Jeremiah 52 Commentary


This appendix is similar to 2 Kings 24:18-25:30. The probable reason for its inclusion is to show how Jeremiah’s prophecies concerning Jerusalem’s last days were fulfilled.

Judah’s king during its last tragic years was Zedekiah. He was a weak king, whose reign was characterized throughout by religious failure and political indecision. Finally, after years of uncertain plotting, he decided to rebel openly against his overlord Babylon (52:1-3). Nebuchadnezzar could be patient with Zedekiah no longer and decided to crush Jerusalem once and for all. Soon his armies besieged the rebellious city (4-5).

Zedekiah had plotted his rebellion in cooperation with Egypt, and when Egypt eventually came to Jerusalem’s aid, Babylon temporarily lifted the siege. However, as Jeremiah had warned, the Babylonians soon forced the Egyptians to retreat. They then resumed their siege, with a determination to maintain it till the city fell (see 37:1-21).

The longer the siege lasted, the more desperate the situation in Jerusalem became. Throughout the city people were dying of disease and starvation (6; see Lam 2:10-12,19-21; 4:4-5,7-9). After eighteen months of siege, the Babylonians broke through the city walls. With Jerusalem now doomed, Zedekiah and some of his men tried to escape, but were captured by enemy soldiers. Zedekiah was blinded, chained and taken off to prison in Babylon (7-11; see 39:1-7).

Babylonian soldiers then overran Jerusalem. They destroyed most of the city, including the temple, the palace and much of the city walls (12-14). They took most of the people into captivity, leaving behind only those that were of no use to them (15-16). They also stripped the temple of its valuable metals, taking its furnishings, decorations, vessels and utensils to Babylon. Things too large to carry whole were broken up so that they could be carried more easily (17-23). The leaders of the rebellion – the chief priests, top army officers and leading palace officials – were executed (24-27).

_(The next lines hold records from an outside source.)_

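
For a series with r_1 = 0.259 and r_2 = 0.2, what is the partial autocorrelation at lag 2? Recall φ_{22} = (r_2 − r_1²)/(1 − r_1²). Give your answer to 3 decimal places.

0.142

φ_{22} = (r_2 − r_1²) / (1 − r_1²)
r_1² = (0.259)² = 0.067081
Numerator = 0.2 − 0.0671 = 0.1329; denominator = 1 − 0.0671 = 0.9329
φ_{22} = 0.1329 / 0.9329 = 0.142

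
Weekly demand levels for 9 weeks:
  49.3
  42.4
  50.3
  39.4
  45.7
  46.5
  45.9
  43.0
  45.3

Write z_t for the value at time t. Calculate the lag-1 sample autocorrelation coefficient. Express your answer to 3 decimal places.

-0.635

Mean z̄ = (49.3 + 42.4 + 50.3 + 39.4 + 45.7 + 46.5 + 45.9 + 43.0 + 45.3)/9 = 45.3111
Numerator Σ_{t=1}^{8}(z_t−z̄)(z_{t+1}−z̄) = -58.0968
Denominator Σ(z_t−z̄)² = 91.4689
r_1 = -58.0968 / 91.4689 = -0.635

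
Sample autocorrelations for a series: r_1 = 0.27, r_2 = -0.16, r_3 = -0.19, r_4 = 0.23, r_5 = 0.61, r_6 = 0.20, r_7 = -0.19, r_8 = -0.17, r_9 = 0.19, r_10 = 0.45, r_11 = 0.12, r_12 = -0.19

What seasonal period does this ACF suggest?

5

The largest autocorrelation is r_5 = 0.61, with a weaker echo at lag 10 (0.45); the remaining lags stay at or below 0.27.
The dominant spike at lag 5 indicates a seasonal period of 5.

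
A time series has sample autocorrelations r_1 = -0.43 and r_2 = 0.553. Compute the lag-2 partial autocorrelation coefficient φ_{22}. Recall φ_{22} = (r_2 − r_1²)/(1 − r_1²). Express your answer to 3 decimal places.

0.452

φ_{22} = (r_2 − r_1²) / (1 − r_1²)
r_1² = (-0.43)² = 0.1849
Numerator = 0.553 − 0.1849 = 0.3681; denominator = 1 − 0.1849 = 0.8151
φ_{22} = 0.3681 / 0.8151 = 0.452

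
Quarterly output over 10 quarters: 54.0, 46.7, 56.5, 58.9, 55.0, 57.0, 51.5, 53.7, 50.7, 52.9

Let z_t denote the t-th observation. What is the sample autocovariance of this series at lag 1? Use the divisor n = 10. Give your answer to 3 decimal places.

Mean z̄ = (54.0 + 46.7 + 56.5 + 58.9 + 55.0 + 57.0 + 51.5 + 53.7 + 50.7 + 52.9)/10 = 53.6900
Σ_{t=1}^{9}(z_t−z̄)(z_{t+1}−z̄) = -0.9461
γ_1 = -0.9461 / 10 = -0.095

-0.095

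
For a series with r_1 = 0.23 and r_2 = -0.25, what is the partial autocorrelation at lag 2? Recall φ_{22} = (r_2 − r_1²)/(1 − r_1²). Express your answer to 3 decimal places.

-0.320

φ_{22} = (r_2 − r_1²) / (1 − r_1²)
r_1² = (0.23)² = 0.0529
Numerator = -0.25 − 0.0529 = -0.3029; denominator = 1 − 0.0529 = 0.9471
φ_{22} = -0.3029 / 0.9471 = -0.320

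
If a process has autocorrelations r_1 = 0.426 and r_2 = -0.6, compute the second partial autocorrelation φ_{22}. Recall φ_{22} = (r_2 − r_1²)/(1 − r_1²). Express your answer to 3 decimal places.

φ_{22} = (r_2 − r_1²) / (1 − r_1²)
r_1² = (0.426)² = 0.181476
Numerator = -0.6 − 0.1815 = -0.7815; denominator = 1 − 0.1815 = 0.8185
φ_{22} = -0.7815 / 0.8185 = -0.955

-0.955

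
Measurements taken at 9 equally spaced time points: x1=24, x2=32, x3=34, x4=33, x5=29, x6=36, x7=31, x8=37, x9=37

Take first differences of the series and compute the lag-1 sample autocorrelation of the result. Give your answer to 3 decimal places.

First differences Δx: 8, 2, -1, -4, 7, -5, 6, 0
Mean of differences = 1.6250
Numerator Σ(Δx_t−Δx̄)(Δx_{t+1}−Δx̄) = -85.7656
Denominator Σ(Δx_t−Δx̄)² = 173.8750
r_1(Δx) = -85.7656 / 173.8750 = -0.493

-0.493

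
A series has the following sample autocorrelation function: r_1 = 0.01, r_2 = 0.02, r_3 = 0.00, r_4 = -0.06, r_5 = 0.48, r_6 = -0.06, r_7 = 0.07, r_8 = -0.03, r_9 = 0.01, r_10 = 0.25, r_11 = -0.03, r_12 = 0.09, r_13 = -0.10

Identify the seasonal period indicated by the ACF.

The largest autocorrelation is r_5 = 0.48, with a weaker echo at lag 10 (0.25); the remaining lags stay at or below 0.09.
The dominant spike at lag 5 indicates a seasonal period of 5.

5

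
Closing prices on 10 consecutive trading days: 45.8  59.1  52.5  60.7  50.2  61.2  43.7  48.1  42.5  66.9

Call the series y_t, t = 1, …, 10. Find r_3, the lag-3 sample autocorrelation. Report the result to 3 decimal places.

-0.549

Mean ȳ = (45.8 + 59.1 + 52.5 + 60.7 + 50.2 + 61.2 + 43.7 + 48.1 + 42.5 + 66.9)/10 = 53.0700
Σ(y_t−ȳ)(y_{t+3}−ȳ) = (-55.4701) + (-17.3061) + (-4.6341) + (-71.4931) + (14.2639) + (-85.9341) + (-129.5871) = -350.1607
Denominator Σ(y_t−ȳ)² = 637.5810
r_3 = -350.1607 / 637.5810 = -0.549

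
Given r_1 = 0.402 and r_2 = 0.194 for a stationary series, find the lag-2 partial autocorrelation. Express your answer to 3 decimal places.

0.039

φ_{22} = (r_2 − r_1²) / (1 − r_1²)
r_1² = (0.402)² = 0.161604
Numerator = 0.194 − 0.1616 = 0.0324; denominator = 1 − 0.1616 = 0.8384
φ_{22} = 0.0324 / 0.8384 = 0.039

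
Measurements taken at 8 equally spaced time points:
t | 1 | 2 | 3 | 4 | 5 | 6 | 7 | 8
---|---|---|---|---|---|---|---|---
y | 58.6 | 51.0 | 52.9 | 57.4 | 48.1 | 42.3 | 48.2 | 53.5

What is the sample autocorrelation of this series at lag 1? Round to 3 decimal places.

Mean ȳ = (58.6 + 51.0 + 52.9 + 57.4 + 48.1 + 42.3 + 48.2 + 53.5)/8 = 51.5000
Deviations from mean: 7.1000, -0.5000, 1.4000, 5.9000, -3.4000, -9.2000, -3.3000, 2.0000
Numerator Σ_{t=1}^{7}(y_t−ȳ)(y_{t+1}−ȳ) = 38.9900
Denominator Σ(y_t−ȳ)² = 198.5200
r_1 = 38.9900 / 198.5200 = 0.196

0.196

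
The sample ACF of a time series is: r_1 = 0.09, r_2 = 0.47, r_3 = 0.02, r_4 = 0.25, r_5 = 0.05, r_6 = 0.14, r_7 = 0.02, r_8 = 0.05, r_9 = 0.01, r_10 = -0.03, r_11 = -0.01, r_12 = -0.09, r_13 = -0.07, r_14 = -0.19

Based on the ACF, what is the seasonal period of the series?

2

The largest autocorrelation is r_2 = 0.47, with a weaker echo at lag 4 (0.25); the remaining lags stay at or below 0.14.
The dominant spike at lag 2 indicates a seasonal period of 2.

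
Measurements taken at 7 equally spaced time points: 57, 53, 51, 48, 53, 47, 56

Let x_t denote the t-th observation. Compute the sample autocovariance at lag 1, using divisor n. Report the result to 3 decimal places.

-2.840

Mean x̄ = (57 + 53 + 51 + 48 + 53 + 47 + 56)/7 = 52.1429
Deviations: 4.8571, 0.8571, -1.1429, -4.1429, 0.8571, -5.1429, 3.8571
Σ_{t=1}^{6}(x_t−x̄)(x_{t+1}−x̄) = -19.8776
γ_1 = -19.8776 / 7 = -2.840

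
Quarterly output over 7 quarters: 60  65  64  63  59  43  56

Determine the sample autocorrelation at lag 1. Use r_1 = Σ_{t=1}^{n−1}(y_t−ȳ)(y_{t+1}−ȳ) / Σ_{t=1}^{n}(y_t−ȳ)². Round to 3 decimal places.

Mean ȳ = (60 + 65 + 64 + 63 + 59 + 43 + 56)/7 = 58.5714
Numerator Σ_{t=1}^{6}(y_t−ȳ)(y_{t+1}−ȳ) = 103.3878
Denominator Σ(y_t−ȳ)² = 341.7143
r_1 = 103.3878 / 341.7143 = 0.303

0.303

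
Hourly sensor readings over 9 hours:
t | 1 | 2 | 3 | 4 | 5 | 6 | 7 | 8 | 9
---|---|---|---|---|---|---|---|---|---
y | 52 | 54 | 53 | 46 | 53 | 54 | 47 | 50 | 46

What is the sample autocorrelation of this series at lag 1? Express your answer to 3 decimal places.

Mean ȳ = (52 + 54 + 53 + 46 + 53 + 54 + 47 + 50 + 46)/9 = 50.5556
Numerator Σ_{t=1}^{8}(y_t−ȳ)(y_{t+1}−ȳ) = -8.1975
Denominator Σ(y_t−ȳ)² = 92.2222
r_1 = -8.1975 / 92.2222 = -0.089

-0.089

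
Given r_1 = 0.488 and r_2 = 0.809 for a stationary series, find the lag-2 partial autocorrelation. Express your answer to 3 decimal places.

φ_{22} = (r_2 − r_1²) / (1 − r_1²)
r_1² = (0.488)² = 0.238144
Numerator = 0.809 − 0.2381 = 0.5709; denominator = 1 − 0.2381 = 0.7619
φ_{22} = 0.5709 / 0.7619 = 0.749

0.749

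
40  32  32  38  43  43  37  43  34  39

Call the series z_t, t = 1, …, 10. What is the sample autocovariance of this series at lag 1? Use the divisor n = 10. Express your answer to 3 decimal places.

Mean z̄ = (40 + 32 + 32 + 38 + 43 + 43 + 37 + 43 + 34 + 39)/10 = 38.1000
Σ_{t=1}^{9}(z_t−z̄)(z_{t+1}−z̄) = 15.1900
γ_1 = 15.1900 / 10 = 1.519

1.519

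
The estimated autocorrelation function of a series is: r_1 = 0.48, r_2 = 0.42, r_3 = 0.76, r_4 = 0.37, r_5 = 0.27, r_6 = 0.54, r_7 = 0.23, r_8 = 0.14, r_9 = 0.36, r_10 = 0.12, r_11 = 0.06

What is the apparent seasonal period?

The largest autocorrelation is r_3 = 0.76, with a weaker echo at lag 6 (0.54); the remaining lags stay at or below 0.48. The elevated value at lag 1 (0.48), dropping to 0.42 at lag 2, reflects decaying short-term dependence rather than seasonality.
The dominant spike at lag 3 indicates a seasonal period of 3.

3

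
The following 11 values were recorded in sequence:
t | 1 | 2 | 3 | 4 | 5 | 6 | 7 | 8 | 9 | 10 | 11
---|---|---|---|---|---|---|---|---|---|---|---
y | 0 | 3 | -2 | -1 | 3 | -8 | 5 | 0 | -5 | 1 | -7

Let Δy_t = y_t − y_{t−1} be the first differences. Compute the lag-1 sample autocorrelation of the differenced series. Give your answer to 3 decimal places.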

The writer concludes by recording the numbers of people taken into captivity at the times of the separate invasions. The smallness of his numbers, compared with those given in the book of 2 Kings, indicates that Jeremiah may have counted only the heads of the families. Some were taken captive in 597 BC, after Jehoiachin’s surrender (28; see 2 Kings 24:14-16); others in 587 BC, the year of the events recorded in this chapter (29); others later again, in 582 BC, after Ishmael’s assassination of Gedaliah (30; see Chapters 40-42).

In 561 BC, however, the new Babylonian king released the former Judean king Jehoiachin from prison and promoted him to a place of honour in the Babylonian palace. To the captive Jews this was a sign that God had not forgotten them and that he was still in control of their affairs. It gave them hope that they would yet be released and return to their homeland (31-34; cf. 2 Kings 24:8-15; 25:27-30).